Kuantan & around
Kuantan is the administrative capital of Pahang, which is the largest state of Peninsula Malaysia in terms of land area. Pahang is mostly covered by dense jungle and a mountainous interior.
After the fall of Melaka, Pahang was ruled by the sultanate of Johor. It was captured by the Sumatran Acehs in the 17th century and established its own sovereign rulers in the 19th century. In 1888, the state joined the British protectorate.
The chief port of Pahang and the east coast of Malaysia fronts the South China Sea at the mouth of the Kuantan River. From here, rubber and rubber products produced in commercially oriented, government managed estates are shipped to international markets.
Sights & Activities
Stay at a beach resort: Beaches with fine white sand and moderate surfs stretch in both directions north and south of Kuantan facing the South China Sea. Quality of resorts range widely from Club Med Cherating to relatively run-down establishments serving the domestic market.
Hang out with locals at Cherating: The most happening beach on the Malaysian mainland are found in this village about 30km north of Kuantan. The village has a small selection of restaurants serving seafood and a travel agency that can arrange tours to attractions in Pahang.
Chill out at Teluk Chempedak: The resident beach of Kuantan town is a popular destination for locals. With its souvenir shops, fast food restaurants, walking trails and sheltered bay, this is a pleasant place to while the afternoon away.

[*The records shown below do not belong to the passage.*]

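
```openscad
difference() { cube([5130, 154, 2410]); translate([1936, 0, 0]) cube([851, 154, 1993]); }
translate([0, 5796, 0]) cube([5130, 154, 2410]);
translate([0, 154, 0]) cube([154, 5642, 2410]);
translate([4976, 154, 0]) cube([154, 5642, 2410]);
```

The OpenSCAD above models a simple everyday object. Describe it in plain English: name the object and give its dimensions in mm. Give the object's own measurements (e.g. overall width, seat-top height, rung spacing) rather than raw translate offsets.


A single room: four walls, each 2410 mm tall and 154 mm thick, enclosing an outside footprint 5130×5950 mm (x × y), no floor or roof. The front and back walls (−y and +y sides) run the full x-width; the side walls fit between their inner faces. A door opening 851 mm wide and 1993 mm tall is cut through the front wall from the floor up, its −x edge 1936 mm from the wall's −x end.


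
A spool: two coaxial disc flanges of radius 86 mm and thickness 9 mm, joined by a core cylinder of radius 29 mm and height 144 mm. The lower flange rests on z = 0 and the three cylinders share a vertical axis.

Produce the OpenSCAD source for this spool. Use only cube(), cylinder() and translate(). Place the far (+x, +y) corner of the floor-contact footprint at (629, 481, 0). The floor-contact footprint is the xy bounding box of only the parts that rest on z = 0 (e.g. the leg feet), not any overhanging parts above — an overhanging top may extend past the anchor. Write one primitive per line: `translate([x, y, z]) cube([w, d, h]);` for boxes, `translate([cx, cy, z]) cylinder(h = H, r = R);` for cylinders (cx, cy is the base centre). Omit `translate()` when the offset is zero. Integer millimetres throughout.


translate([543, 395, 0]) cylinder(h = 9, r = 86);
translate([543, 395, 9]) cylinder(h = 144, r = 29);
translate([543, 395, 153]) cylinder(h = 9, r = 86);


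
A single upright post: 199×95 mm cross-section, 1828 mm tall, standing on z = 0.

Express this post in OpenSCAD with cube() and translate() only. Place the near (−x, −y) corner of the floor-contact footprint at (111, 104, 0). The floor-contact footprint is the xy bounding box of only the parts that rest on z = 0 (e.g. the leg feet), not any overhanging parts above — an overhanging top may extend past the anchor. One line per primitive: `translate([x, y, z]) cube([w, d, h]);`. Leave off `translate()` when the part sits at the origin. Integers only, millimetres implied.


translate([111, 104, 0]) cube([199, 95, 1828]);


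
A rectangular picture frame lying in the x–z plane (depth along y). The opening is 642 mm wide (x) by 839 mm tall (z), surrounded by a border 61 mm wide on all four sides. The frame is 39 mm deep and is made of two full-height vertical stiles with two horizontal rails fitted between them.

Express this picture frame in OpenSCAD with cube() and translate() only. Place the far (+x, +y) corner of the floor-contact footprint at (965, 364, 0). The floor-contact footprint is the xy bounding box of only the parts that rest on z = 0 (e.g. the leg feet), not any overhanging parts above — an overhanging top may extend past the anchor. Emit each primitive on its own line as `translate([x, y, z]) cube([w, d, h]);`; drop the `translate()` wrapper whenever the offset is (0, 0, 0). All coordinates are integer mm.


translate([201, 325, 0]) cube([61, 39, 961]);
translate([904, 325, 0]) cube([61, 39, 961]);
translate([262, 325, 0]) cube([642, 39, 61]);
translate([262, 325, 900]) cube([642, 39, 61]);


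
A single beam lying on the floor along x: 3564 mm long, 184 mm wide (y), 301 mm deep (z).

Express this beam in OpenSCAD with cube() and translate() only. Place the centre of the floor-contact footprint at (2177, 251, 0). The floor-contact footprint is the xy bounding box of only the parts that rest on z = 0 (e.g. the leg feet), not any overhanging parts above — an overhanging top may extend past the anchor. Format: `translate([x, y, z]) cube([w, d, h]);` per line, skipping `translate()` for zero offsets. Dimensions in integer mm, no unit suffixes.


translate([395, 159, 0]) cube([3564, 184, 301]);


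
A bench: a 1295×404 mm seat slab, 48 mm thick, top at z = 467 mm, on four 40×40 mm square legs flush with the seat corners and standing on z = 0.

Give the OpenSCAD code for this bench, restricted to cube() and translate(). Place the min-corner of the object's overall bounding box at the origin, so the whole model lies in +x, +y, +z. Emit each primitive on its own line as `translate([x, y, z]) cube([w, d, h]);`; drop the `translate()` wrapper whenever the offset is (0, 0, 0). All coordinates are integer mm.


// leg_h = 467 − 48 = 419
translate([0, 0, 419]) cube([1295, 404, 48]);
cube([40, 40, 419]);
translate([0, 364, 0]) cube([40, 40, 419]);
translate([1255, 0, 0]) cube([40, 40, 419]);
translate([1255, 364, 0]) cube([40, 40, 419]);


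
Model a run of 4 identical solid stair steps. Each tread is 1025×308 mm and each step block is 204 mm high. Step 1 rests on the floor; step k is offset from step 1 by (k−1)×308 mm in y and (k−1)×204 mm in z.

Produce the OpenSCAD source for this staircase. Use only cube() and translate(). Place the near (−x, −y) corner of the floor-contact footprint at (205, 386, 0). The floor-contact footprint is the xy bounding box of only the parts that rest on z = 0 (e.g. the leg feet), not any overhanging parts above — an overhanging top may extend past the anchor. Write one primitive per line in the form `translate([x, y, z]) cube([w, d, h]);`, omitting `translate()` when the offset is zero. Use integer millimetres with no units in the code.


translate([205, 386, 0]) cube([1025, 308, 204]);
translate([205, 694, 204]) cube([1025, 308, 204]);
translate([205, 1002, 408]) cube([1025, 308, 204]);
translate([205, 1310, 612]) cube([1025, 308, 204]);


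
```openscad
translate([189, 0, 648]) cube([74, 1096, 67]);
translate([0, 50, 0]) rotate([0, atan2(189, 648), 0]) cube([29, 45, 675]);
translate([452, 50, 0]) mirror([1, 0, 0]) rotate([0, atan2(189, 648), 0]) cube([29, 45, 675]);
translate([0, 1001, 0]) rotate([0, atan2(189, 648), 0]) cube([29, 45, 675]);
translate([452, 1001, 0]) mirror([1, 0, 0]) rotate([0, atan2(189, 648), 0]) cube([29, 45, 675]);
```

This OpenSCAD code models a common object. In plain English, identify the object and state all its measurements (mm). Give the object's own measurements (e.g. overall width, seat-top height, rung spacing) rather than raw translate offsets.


A sawhorse. A 74×1096×67 mm beam (x, y, z) sits on two A-frame leg pairs. Each pair is two raked legs of 29×45 mm section (45 mm along y) splaying symmetrically in x. Each leg rises 648 mm vertically over 189 mm of horizontal reach and is 675 mm long along its own axis. Every leg's outer bottom edge rests on the floor and its outer top edge meets a bottom edge of the beam — the left legs (tilting toward +x) meet the beam's −x bottom edge, the right legs (their mirror images, tilting toward −x) meet its +x bottom edge — so the leg tops tuck under the beam, the beam's underside is 648 mm above the floor, and the feet are 452 mm apart outside-to-outside with the beam centred between them. The two leg pairs are set in 50 mm from either end of the beam.


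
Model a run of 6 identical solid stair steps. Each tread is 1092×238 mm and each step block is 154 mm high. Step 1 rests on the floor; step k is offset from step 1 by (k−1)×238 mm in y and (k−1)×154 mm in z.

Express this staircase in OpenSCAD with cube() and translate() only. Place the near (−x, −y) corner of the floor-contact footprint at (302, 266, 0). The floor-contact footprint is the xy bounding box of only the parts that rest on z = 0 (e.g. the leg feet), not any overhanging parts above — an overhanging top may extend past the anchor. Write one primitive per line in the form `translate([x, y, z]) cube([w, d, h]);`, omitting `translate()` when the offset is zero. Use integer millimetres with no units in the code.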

Take a short excursion around town: Although there is not much to offer, you can still shop in the Berjaya Megamall, cruise down Sungai Kuantan and appreciate the architecture of Masjid Negeri, the largest mosque in the east coast.
Drive to Tasik Chini: Largely unexplored and yet to be established as a tourist attraction, the second largest freshwater lake in Peninsula Malaysia can be reached in about 3 hours drive from Kuantan, passing scenic traditional kampungs and oil palm plantations.

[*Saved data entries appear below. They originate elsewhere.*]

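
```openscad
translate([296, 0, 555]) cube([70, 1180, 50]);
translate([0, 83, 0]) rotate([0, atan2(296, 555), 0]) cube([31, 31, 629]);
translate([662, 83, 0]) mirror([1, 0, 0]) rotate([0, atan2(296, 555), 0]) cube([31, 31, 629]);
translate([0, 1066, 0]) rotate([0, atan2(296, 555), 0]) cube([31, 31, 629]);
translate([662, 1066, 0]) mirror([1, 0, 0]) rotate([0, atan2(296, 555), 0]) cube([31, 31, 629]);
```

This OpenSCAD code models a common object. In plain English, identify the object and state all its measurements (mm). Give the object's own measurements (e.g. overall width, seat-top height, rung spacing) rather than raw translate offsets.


A sawhorse. A 70×1180×50 mm beam (x, y, z) sits on two A-frame leg pairs. Each pair is two raked legs of 31×31 mm section (31 mm along y) splaying symmetrically in x. Each leg rises 555 mm vertically over 296 mm of horizontal reach and is 629 mm long along its own axis. Every leg's outer bottom edge rests on the floor and its outer top edge meets a bottom edge of the beam — the left legs (tilting toward +x) meet the beam's −x bottom edge, the right legs (their mirror images, tilting toward −x) meet its +x bottom edge — so the leg tops tuck under the beam, the beam's underside is 555 mm above the floor, and the feet are 662 mm apart outside-to-outside with the beam centred between them. The two leg pairs are set in 83 mm from either end of the beam.


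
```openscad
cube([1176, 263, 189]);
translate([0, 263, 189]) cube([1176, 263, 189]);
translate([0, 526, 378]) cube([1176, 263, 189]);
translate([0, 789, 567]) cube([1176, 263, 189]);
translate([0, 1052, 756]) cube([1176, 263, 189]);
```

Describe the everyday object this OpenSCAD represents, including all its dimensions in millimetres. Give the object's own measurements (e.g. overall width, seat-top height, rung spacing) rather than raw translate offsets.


A straight staircase of 5 solid steps. Each step is 1176 mm wide (x), 263 mm deep (y, the going) and 189 mm tall (the rise). The first step rests on the floor; each subsequent step sits one going further in +y and one rise higher in +z, directly behind and above the previous step with no overlap.


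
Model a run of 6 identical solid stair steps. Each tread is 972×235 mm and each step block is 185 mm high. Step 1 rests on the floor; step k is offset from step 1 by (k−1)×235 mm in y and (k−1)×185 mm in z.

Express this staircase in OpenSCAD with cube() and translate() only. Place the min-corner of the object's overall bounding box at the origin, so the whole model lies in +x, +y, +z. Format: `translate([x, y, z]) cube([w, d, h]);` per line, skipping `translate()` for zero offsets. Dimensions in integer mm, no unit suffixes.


cube([972, 235, 185]);
translate([0, 235, 185]) cube([972, 235, 185]);
translate([0, 470, 370]) cube([972, 235, 185]);
translate([0, 705, 555]) cube([972, 235, 185]);
translate([0, 940, 740]) cube([972, 235, 185]);
translate([0, 1175, 925]) cube([972, 235, 185]);


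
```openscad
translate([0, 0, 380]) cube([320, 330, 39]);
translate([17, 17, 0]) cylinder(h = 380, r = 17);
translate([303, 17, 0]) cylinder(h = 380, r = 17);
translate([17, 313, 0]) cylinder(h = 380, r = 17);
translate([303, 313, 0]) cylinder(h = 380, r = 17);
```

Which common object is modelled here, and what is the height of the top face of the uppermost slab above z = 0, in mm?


A stool. The seat height is 419 mm.

A 320×330×39 slab at z = 380 on four corner cylinders — a stool. The seat top is 380 + 39 = 419 mm.


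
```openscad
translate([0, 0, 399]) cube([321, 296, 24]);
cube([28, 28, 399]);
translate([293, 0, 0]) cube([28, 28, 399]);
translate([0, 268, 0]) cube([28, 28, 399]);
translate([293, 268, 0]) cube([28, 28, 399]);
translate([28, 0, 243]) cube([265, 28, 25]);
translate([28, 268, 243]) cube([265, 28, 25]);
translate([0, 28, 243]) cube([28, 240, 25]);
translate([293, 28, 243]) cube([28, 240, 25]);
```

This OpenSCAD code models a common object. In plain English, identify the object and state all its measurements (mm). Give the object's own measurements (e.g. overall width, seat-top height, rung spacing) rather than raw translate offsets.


A four-legged stool. The seat is a 321×296×24 mm slab whose top surface is at z = 423 mm; four square legs, each 28×28 mm in cross-section, run from the floor (z = 0) to the underside of the seat, each flush with a corner of the seat. Four stretchers, 28 mm wide and 25 mm tall, connect adjacent legs with their undersides at z = 243 mm, each running between the inner faces of the legs it joins and aligned with the legs' outer faces on the other axis.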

To get to Kuantan by car, take the East Coast Highway from Kuala Lumpur in the same direction as Genting Highlands. The highway crosses the central Malayan range and extends 250km into Kuantan. Toll charges estimates RM27.60.
Pahang remains largely undeveloped so it is difficult to get around without your own private transport. Roads are predominantly single-lane so if you are caught behind slow moving trucks (pretty often), be prepared to overtake. There is little illumination at night.